Tra i ricordi del Ristorante Al Cavaliere di Rovigo, si trovano due racconti dedicati alle galline e alle uova.
Il pollaio e le uova
Ogni mattina aveva il suo volto diverso e l’alba schiudeva i pensieri e la vita; le ombre dei pioppi svanivano nel canto dei galli. Il silenzio abitava il cortile che poi si animava del consueto clamore. Vagava il pensiero, sofferte emozioni –Oh Valentino vestito di nuovo, ecco un cocco, un cocco per te-. Le galline ovaiole le “fedava” (deponevano le uova) di prima mattina nel loro sonoro “coccode”.
Il becchime già pronto sull’aia veniva presto consumato e poi via sui prati a saziarsi d’erba fresca, primaverile. Le festività pasquali portavano in tavola uova colorate per la gara della “scoca”. Nei “corghi” (piccoli serragli rotondi di vimini) capovolti e ripieni di paglia, le galline ubriacate con pane inzuppato di vino chiocciavano fino alla schiusura delle uova dalle quali uscivano stentate e tenere creature giallastre.
Pochi mesi, i nuovi nati manifestavano, dalle sembianze, l’essere maschi o femmine ed i loro colori. Le galline “vare” (variegate) destavano stupore per le tante tonalità del piumaggio da sembrare codici miniati dalla Natura. Gli animali del pollaio vivevano in armonia tra loro mentre il gallo maestro graffiava i “bocia” indiscreti.
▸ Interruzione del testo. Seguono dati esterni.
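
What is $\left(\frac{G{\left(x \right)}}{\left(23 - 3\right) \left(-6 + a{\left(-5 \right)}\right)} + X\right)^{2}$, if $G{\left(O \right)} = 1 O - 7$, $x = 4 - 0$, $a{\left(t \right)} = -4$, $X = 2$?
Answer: $\frac{162409}{40000} \approx 4.0602$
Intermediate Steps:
$x = 4$ ($x = 4 + 0 = 4$)
$G{\left(O \right)} = -7 + O$ ($G{\left(O \right)} = O - 7 = -7 + O$)
$\left(\frac{G{\left(x \right)}}{\left(23 - 3\right) \left(-6 + a{\left(-5 \right)}\right)} + X\right)^{2} = \left(\frac{-7 + 4}{\left(23 - 3\right) \left(-6 - 4\right)} + 2\right)^{2} = \left(- \frac{3}{20 \left(-10\right)} + 2\right)^{2} = \left(- \frac{3}{-200} + 2\right)^{2} = \left(\left(-3\right) \left(- \frac{1}{200}\right) + 2\right)^{2} = \left(\frac{3}{200} + 2\right)^{2} = \left(\frac{403}{200}\right)^{2} = \frac{162409}{40000}$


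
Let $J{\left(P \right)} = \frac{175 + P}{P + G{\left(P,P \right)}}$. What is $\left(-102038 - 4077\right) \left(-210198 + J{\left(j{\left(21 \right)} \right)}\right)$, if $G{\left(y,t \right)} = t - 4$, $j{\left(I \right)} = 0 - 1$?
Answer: $22308238105$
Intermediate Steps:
$j{\left(I \right)} = -1$
$G{\left(y,t \right)} = -4 + t$ ($G{\left(y,t \right)} = t - 4 = -4 + t$)
$J{\left(P \right)} = \frac{175 + P}{-4 + 2 P}$ ($J{\left(P \right)} = \frac{175 + P}{P + \left(-4 + P\right)} = \frac{175 + P}{-4 + 2 P}$)
$\left(-102038 - 4077\right) \left(-210198 + J{\left(j{\left(21 \right)} \right)}\right) = \left(-102038 - 4077\right) \left(-210198 + \frac{175 - 1}{2 \left(-2 - 1\right)}\right) = - 106115 \left(-210198 + \frac{1}{2} \frac{1}{-3} \cdot 174\right) = - 106115 \left(-210198 + \frac{1}{2} \left(- \frac{1}{3}\right) 174\right) = - 106115 \left(-210198 - 29\right) = \left(-106115\right) \left(-210227\right) = 22308238105$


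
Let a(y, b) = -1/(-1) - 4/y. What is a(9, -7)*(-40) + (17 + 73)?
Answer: 610/9 ≈ 67.778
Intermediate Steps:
a(y, b) = 1 - 4/y (a(y, b) = -1*(-1) - 4/y = 1 - 4/y)
a(9, -7)*(-40) + (17 + 73) = ((-4 + 9)/9)*(-40) + (17 + 73) = ((⅑)*5)*(-40) + 90 = (5/9)*(-40) + 90 = -200/9 + 90 = 610/9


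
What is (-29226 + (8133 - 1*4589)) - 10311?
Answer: -35993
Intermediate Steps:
(-29226 + (8133 - 1*4589)) - 10311 = (-29226 + (8133 - 4589)) - 10311 = (-29226 + 3544) - 10311 = -25682 - 10311 = -35993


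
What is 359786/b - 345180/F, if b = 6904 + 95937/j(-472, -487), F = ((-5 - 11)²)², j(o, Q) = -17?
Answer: 98361086863/351125504 ≈ 280.13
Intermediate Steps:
F = 65536 (F = ((-16)²)² = 256² = 65536)
b = 21431/17 (b = 6904 + 95937/(-17) = 6904 + 95937*(-1/17) = 6904 - 95937/17 = 21431/17 ≈ 1260.6)
359786/b - 345180/F = 359786/(21431/17) - 345180/65536 = 359786*(17/21431) - 345180*1/65536 = 6116362/21431 - 86295/16384 = 98361086863/351125504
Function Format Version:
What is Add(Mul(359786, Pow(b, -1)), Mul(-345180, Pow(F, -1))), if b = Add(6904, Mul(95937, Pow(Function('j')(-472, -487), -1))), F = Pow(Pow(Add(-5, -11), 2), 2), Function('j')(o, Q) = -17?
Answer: Rational(98361086863, 351125504) ≈ 280.13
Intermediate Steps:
F = 65536 (F = Pow(Pow(-16, 2), 2) = Pow(256, 2) = 65536)
b = Rational(21431, 17) (b = Add(6904, Mul(95937, Pow(-17, -1))) = Add(6904, Mul(95937, Rational(-1, 17))) = Add(6904, Rational(-95937, 17)) = Rational(21431, 17) ≈ 1260.6)
Add(Mul(359786, Pow(b, -1)), Mul(-345180, Pow(F, -1))) = Add(Mul(359786, Pow(Rational(21431, 17), -1)), Mul(-345180, Pow(65536, -1))) = Add(Mul(359786, Rational(17, 21431)), Mul(-345180, Rational(1, 65536))) = Add(Rational(6116362, 21431), Rational(-86295, 16384)) = Rational(98361086863, 351125504)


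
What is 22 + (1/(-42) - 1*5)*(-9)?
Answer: 941/14 ≈ 67.214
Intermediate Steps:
22 + (1/(-42) - 1*5)*(-9) = 22 + (-1/42 - 5)*(-9) = 22 - 211/42*(-9) = 22 + 633/14 = 941/14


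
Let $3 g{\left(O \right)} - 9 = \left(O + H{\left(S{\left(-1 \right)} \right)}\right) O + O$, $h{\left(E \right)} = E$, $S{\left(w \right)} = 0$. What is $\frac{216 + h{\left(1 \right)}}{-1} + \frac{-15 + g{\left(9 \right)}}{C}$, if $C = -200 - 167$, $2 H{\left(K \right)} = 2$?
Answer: $- \frac{79660}{367} \approx -217.06$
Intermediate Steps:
$H{\left(K \right)} = 1$ ($H{\left(K \right)} = \frac{1}{2} \cdot 2 = 1$)
$C = -367$
$g{\left(O \right)} = 3 + \frac{O}{3} + \frac{O \left(1 + O\right)}{3}$ ($g{\left(O \right)} = 3 + \frac{\left(O + 1\right) O + O}{3} = 3 + \frac{\left(1 + O\right) O + O}{3} = 3 + \frac{O \left(1 + O\right) + O}{3} = 3 + \frac{O + O \left(1 + O\right)}{3} = 3 + \left(\frac{O}{3} + \frac{O \left(1 + O\right)}{3}\right) = 3 + \frac{O}{3} + \frac{O \left(1 + O\right)}{3}$)
$\frac{216 + h{\left(1 \right)}}{-1} + \frac{-15 + g{\left(9 \right)}}{C} = \frac{216 + 1}{-1} + \frac{-15 + \left(3 + \frac{9^{2}}{3} + \frac{2}{3} \cdot 9\right)}{-367} = 217 \left(-1\right) + \left(-15 + \left(3 + \frac{1}{3} \cdot 81 + 6\right)\right) \left(- \frac{1}{367}\right) = -217 + \left(-15 + \left(3 + 27 + 6\right)\right) \left(- \frac{1}{367}\right) = -217 + \left(-15 + 36\right) \left(- \frac{1}{367}\right) = -217 + 21 \left(- \frac{1}{367}\right) = -217 - \frac{21}{367} = - \frac{79660}{367}$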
Il baratto, la gallina “sfasanà”
Alla squadra del Milan, che mancava dall’attività sportiva del paese di Buso, ci pensò Ciccio della zia Pierina il quale portava al mercato, in grande sporte di giunco, le uova conferitegli in uguale misura dai componenti della costituenda società che ricevevano in cambio maglie rossonere fiammanti. Solo “Moschin” (Lorenzo) acquistò lucenti scarpe bullonate. Dal mercato ai fratelli Albieri (“i fruttaroi”) il passo era breve: creme, spumilie e mignini pagati in natura con uova fresche che se erano d’oca valevano il doppio.
Avveniva che ogni famiglia disponesse di vari tipi di animali da cortile per il brodo e la carne da consumare in parche mense, nelle feste comandate e in quelle della tradizione.
Tornare mentalmente ai profumi della cucina antica è ritrovare intatto il valore d’una famiglia sana ed allegra anche nelle difficoltà della vita.
Sezionato, con la “forbese da vegne “, el cicin (la carne di gallina) allietava il palato di grandi e piccini. La gallina “sfasanà”, bollita prima, veniva messa al forno dalla nonna Virginia con cipolla, rosmarino, aglio e un po’ d’olio: una bontà. Si mangiava quasi in silenzio gustando i cibi nella consapevolezza che questi erano il frutto del bene e del sacrificio dei propri cari.